The aim is to feel like a Don. The Godfather 2 is not about being a thug for hire who wants to sort out his reckless cousin or brother. This isn't GTA. You're here to build a criminal empire, to start on the streets and take over a city building-by-building; business by business... often by slapping a girl around the face.
The story is inspired by The Godfather 2 film, but not based on it, so there are many key events missing, such as Vito Corleone's flashbacks to life in Sicily (though these will likely be available as online maps, along with Las Vegas).
In this sense, and like the first Godfather game, you don't play a character from the films but a new guy, Dominic, a Capo for Aldo, the hero of the first game, who dies in the prologue and leaves his Family in your hands to rebuild.
Though you can play the game in the usual on-the-streets GTA view, there's a 3D map interface EA is handily calling the Don's Eye View. From here you can get an overview of each city's whole map, see what businesses you own, what you don't, how many men you have guarding a building, or conversely, the weaknesses of your rivals.

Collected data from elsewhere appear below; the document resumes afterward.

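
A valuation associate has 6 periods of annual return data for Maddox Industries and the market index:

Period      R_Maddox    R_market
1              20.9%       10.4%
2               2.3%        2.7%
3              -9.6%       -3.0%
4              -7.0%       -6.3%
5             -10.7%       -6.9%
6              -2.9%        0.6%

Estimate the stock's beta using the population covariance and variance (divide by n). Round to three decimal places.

Mean R_i = (20.9 + 2.3 − 9.6 − 7.0 − 10.7 − 2.9) / 6 = -1.1667%
Mean R_m = (10.4 + 2.7 − 3.0 − 6.3 − 6.9 + 0.6) / 6 = -0.4167%
Σ(R_i − R̄_i)(R_m − R̄_m) = 365.6433  ⇒  Cov = 365.6433 / 6 = 60.9406
Σ(R_m − R̄_m)² = 211.0683  ⇒  Var(R_m) = 211.0683 / 6 = 35.1781
β = Cov / Var(R_m) = 60.9406 / 35.1781 = 1.7323

1.732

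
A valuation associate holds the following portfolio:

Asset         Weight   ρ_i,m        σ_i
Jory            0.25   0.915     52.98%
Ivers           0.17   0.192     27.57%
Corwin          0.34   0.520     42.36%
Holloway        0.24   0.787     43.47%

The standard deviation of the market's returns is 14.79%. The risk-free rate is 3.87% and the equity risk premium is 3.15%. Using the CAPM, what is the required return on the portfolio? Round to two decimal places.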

You can also access deeper options that enable you to spend money earned from your businesses on developing other characters in your Family. Spending money on specialist skills, Black Hand attacks or basic health increases will ensure that a character is more important and is able to turn a fight your way, if needed. Either taking these guys on a job in your three-man crew or placing them on vital businesses to defend from a takeover could quickly turn the game to your advantage. You never know when they'll come in handy.
It's these deeper options that help The Godfather 2 play differently to the likes of GTA and Saints Row 2. Success here isn't just about playing out the scripted story missions, but tinkering with your Family, building crime syndicates and forging or dismantling alliances with other Families.